Ilustrasi infrastruktur digital PT Sinergi Inti Andalan Prima Tbk
Ilustrasi infrastruktur digital PT Sinergi Inti Andalan Prima Tbk
A A Text Size16px

PT Sinergi Inti Andalan Prima Tbk (INET) mengoptimalkan ekspansi bisnis infrastruktur digital nasional sepanjang tahun 2026. Langkah ini dilakukan melalui penguatan konektivitas domestik dan internasional.

Lonjakan trafik data, percepatan transformasi digital, serta adopsi teknologi baru seperti Wi-Fi 7, 5G, cloud computing, dan kecerdasan artifisial menjadi pendorong utama.

Hal tersebut disampaikan dalam laporan Investor Daily.

Fokus pada Konektivitas Domestik dan Internasional

Direktur Utama Sinergi Inti Andalan Prima (INET) Muhammad Arif menjelaskan bahwa perseroan memanfaatkan tahun sebelumnya untuk memperkuat tata kelola internal.

Hal ini bertujuan mempercepat ekspansi bisnis yang lebih terukur.

“Kami memandang 2025 sebagai momentum penguatan fondasi operasional dan tata kelola.

Penguatan jaringan domestik dan penyelesaian jaringan ring Jabodetabek menjadi bekal penting bagi INET untuk merespons peluang pasar secara cepat dan efisien,” ujar Muhammad Arif.

Perseroan kini memfokuskan pengembangan Sistem Komunikasi Kabel Laut (SKKL) Jakarta–Batam–Singapura melalui anak usahanya, PT Pusat Fiber Indonesia (PFI).

PFI bermitra dengan PT Jejaring Mitra Persada (JMP).

Melalui perjanjian Indefeasible Right of Use (IRU), PFI memegang hak penggunaan infrastruktur kabel bawah laut Rising-8 pada segmen Tanjung Pinggir di Batam hingga Tanah Merah di Singapura.

Ekspansi ini memperkuat layanan IP Transit Internasional, International Private Leased Circuit (IPLC), hingga Exchange Content.

Sementara itu, pasar domestik diperluas melalui jaringan fixed broadband di kota lapis kedua, ketiga, dan kawasan suburban.

Untuk mendukung eksekusi tersebut, INET mengakuisisi PT Personel Alih Daya Tbk (PADA) yang menyediakan 35 ribu tenaga kerja teknis.

Tenaga kerja ini digunakan untuk instalasi jaringan fiber to the home (FTTH) di Jawa, Bali, Lombok, hingga Kalimantan Barat.

Melalui PT Garuda Prima Internetindo (GPI), perseroan juga mengembangkan layanan FTTH berbasis Wi-Fi 7 untuk pasar korporasi.

Pendekatan yang digunakan adalah relationship-based marketing serta kampanye digital untuk pasar konsumen.

Perseroan memisahkan layanan end-user melalui PT Data Prima Solusindo.
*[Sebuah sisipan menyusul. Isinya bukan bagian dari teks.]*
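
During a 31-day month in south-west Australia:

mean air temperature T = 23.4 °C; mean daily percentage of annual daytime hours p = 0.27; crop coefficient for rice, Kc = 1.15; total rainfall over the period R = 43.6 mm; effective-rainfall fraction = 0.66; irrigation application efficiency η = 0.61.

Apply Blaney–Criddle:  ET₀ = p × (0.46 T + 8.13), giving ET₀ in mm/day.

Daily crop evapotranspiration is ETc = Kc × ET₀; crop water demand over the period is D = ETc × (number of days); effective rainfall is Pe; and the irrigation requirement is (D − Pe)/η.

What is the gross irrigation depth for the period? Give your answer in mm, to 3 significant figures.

ET₀ = 0.27 × (0.46 × 23.4 + 8.13) = 0.27 × 18.894 = 5.1014 mm/d
ETc = Kc × ET₀ = 1.15 × 5.1014 = 5.8666 mm/d
Crop demand D = ETc × 31 d = 5.8666 × 31 = 181.865 mm
Pe = 0.66 × 43.6 = 28.776 mm
D − Pe = 181.865 − 28.776 = 153.089 mm
Gross irrigation = 153.089 / 0.61 = 250.966 mm

251 mm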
Langkah ini bertujuan menjaga hubungan bisnis dengan mitra internet service provider (ISP) agar tidak terjadi benturan kepentingan.

“Langkah ini memastikan mitra B2B tetap nyaman berbisnis dengan INET karena tidak ada benturan kepentingan. Kami ingin tumbuh bersama industri,” kata Muhammad Arif.

Manajemen perseroan menegaskan komitmen untuk menjaga pertumbuhan berkelanjutan melalui disiplin eksekusi proyek dan peningkatan kualitas sumber daya manusia.

Hal ini demi mencetak kinerja positif jangka panjang.